Two Bryant University professors working in Northern Idaho have solved one of the planet’s longest standing geological puzzles: how some of the world’s most extraordinary fossil deposits came to be preserved.
"It has been rewarding to...discover the answers to these long-standing and important scientific questions with new technologies."
The renowned Clarkia Lake deposit is the site of the first and then the oldest plant fossil DNA sequence ever reported. Scientists from a wide range of disciplines are attracted to these extraordinarily preserved fossil deposits (Fossil Lagerstätten) because they offer the finest plant material for the study of ancient environment and climates. However, what has eluded researchers is an understanding of how the preservation of these fossils occurred.

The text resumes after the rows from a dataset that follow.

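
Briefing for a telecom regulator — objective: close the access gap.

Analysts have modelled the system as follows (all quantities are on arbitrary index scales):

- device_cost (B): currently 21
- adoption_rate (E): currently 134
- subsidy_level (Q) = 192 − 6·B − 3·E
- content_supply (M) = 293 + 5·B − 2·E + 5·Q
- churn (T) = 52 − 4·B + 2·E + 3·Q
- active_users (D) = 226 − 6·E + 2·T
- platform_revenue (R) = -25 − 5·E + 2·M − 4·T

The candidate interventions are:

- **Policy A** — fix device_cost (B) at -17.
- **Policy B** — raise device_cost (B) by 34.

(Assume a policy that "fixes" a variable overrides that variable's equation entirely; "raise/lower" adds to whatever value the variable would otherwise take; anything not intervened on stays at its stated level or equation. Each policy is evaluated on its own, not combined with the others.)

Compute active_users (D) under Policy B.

Policy B (B + 34):
  B = 21 + 34 = 55
  E = 134
  Q = 192 − 6·55 − 3·134 = -540
  T = 52 − 4·55 + 2·134 + 3·(-540) = -1520
  D = 226 − 6·134 + 2·(-1520) = -3618

-3618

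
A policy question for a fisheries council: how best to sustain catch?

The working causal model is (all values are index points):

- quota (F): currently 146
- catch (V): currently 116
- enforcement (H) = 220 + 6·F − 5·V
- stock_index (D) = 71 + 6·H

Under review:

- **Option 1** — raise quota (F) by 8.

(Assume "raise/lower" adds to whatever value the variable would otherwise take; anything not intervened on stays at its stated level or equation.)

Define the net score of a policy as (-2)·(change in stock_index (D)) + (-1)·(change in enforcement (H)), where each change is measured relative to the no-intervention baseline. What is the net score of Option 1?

Baseline:
  F = 146
  V = 116
  H = 220 + 6·146 − 5·116 = 516
  D = 71 + 6·516 = 3167
Option 1 (F + 8):
  F = 146 + 8 = 154
  V = 116
  H = 220 + 6·154 − 5·116 = 564
  D = 71 + 6·564 = 3455
ΔD = 3455 − 3167 = 288; ΔH = 564 − 516 = 48
Score = (-2)·288 + (-1)·48 = -624

-624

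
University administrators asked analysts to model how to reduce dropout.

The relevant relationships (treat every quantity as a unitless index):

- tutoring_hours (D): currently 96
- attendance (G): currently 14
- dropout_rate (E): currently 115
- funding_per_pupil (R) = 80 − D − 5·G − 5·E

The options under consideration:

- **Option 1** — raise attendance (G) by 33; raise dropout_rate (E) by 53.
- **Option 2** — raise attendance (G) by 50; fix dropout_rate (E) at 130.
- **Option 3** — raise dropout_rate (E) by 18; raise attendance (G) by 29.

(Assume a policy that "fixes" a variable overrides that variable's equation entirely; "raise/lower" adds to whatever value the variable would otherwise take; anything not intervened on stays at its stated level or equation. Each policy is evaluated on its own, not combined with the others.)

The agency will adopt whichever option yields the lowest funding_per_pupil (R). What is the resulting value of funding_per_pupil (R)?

Option 1 (G + 33, E + 53):
  D = 96
  G = 14 + 33 = 47
  E = 115 + 53 = 168
  R = 80 − 96 − 5·47 − 5·168 = -1091
Option 2 (G + 50, E := 130):
  D = 96
  G = 14 + 50 = 64
  E = 130
  R = 80 − 96 − 5·64 − 5·130 = -986
Option 3 (E + 18, G + 29):
  D = 96
  G = 14 + 29 = 43
  E = 115 + 18 = 133
  R = 80 − 96 − 5·43 − 5·133 = -896
Comparing — Option 1: R=-1091, Option 2: R=-986, Option 3: R=-896. Lowest is -1091 (Option 1).

-1091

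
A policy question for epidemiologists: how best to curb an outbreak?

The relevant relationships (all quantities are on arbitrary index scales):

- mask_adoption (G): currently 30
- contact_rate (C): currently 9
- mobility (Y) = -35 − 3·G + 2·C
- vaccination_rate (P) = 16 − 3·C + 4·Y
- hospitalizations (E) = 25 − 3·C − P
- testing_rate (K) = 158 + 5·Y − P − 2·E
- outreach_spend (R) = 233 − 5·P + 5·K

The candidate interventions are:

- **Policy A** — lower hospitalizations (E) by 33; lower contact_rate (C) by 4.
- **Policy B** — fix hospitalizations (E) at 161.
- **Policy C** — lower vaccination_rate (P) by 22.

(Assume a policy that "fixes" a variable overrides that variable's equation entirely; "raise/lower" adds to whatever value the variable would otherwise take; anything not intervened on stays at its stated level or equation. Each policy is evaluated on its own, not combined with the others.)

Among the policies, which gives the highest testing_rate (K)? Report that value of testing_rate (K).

-260

Policy A (E − 33, C − 4):
  G = 30
  C = 9 − 4 = 5
  Y = -35 − 3·30 + 2·5 = -115
  P = 16 − 3·5 + 4·(-115) = -459
  E = 25 − 3·5 − (-459) (−33 from intervention) = 436
  K = 158 + 5·(-115) − (-459) − 2·436 = -830
Policy B (E := 161):
  G = 30
  C = 9
  Y = -35 − 3·30 + 2·9 = -107
  P = 16 − 3·9 + 4·(-107) = -439
  E = 161
  K = 158 + 5·(-107) − (-439) − 2·161 = -260
Policy C (P − 22):
  G = 30
  C = 9
  Y = -35 − 3·30 + 2·9 = -107
  P = 16 − 3·9 + 4·(-107) (−22 from intervention) = -461
  E = 25 − 3·9 − (-461) = 459
  K = 158 + 5·(-107) − (-461) − 2·459 = -834
Comparing — Policy A: K=-830, Policy B: K=-260, Policy C: K=-834. Highest is -260 (Policy B).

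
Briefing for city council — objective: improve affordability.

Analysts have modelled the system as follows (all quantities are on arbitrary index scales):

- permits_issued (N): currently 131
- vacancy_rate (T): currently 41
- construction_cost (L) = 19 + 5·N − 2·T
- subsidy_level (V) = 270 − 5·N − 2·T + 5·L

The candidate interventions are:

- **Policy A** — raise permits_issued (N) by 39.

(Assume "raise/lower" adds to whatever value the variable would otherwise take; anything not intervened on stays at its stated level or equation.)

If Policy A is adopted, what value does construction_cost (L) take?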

In collaboration with Chinese Academy of Sciences peers, Qin Leng, Ph.D., and Hong Yang, Ph.D., Bryant University Professors of Science and Technology, used advanced biotechnology techniques to discover the mechanism of this rare preservation of biomolecules. Their groundbreaking research is featured in the March 2017 issue of GEOLOGY, the world’s top geoscience journal. The paper is co-authored by Leng and Yang and fellow researchers Drs. Huanye Wang, and Weiguo Liu of the Chinese Academy of Sciences.
Broad implications for novel geochemical technology
The breakthrough was achieved by quantifying a range of microbial lipids known as glycerol dialkyl glyceroltetraethers, or GDGTs. The conclusions, which peer reviewers say "are based on very novel geochemical technology…with broad implications," provide fresh insight into the preservation conditions of the Clarkia deposits.
The research shows that a rapid shallowing event occurred at the ancient Clarkia Lake, triggering a series of physical, chemical, and biological changes that led to the change of fossil preservation. The Clarkia Fossil Lagerstätten was formed during a time of high concentration of carbon dioxide in the atmosphere. That concentration is believed to be similar to the present CO 2 concentration caused mainly by anthropogenic carbon release. These findings offer the best comparison for the study of current environmental conditions with rapid increase of atmospheric CO 2.
Professor Yang has been studying the Clarkia Lake fossil deposit since his Ph.D. research project in 1992 and is the corresponding author of this publication. "It has been rewarding to revisit and discover the answers to these long-standing and important scientific questions with new technologies," said Yang.
This paper is one of the three recent high-profile research papers that the Bryant research group has published in the journal. In a 2013 paper titled "The fossil record of insect color illuminated by maturation experiments," the scientists discovered the alternation of nanostructure on cuticle that controls the preservation of structural colors in fossil insects. And, in their 2015 paper titled "Hydrological changes facilitated early rice farming in the lower Yangtze River Valley in China: A molecular isotope analysis," the research team presented critical evidence for environmental changes that facilitated the early development of rice farming in China. These research projects were conducted in part at the Laboratory for Terrestrial Environments at Bryant University with the participation of Bryant undergraduate students, alumni, and international visiting scientists.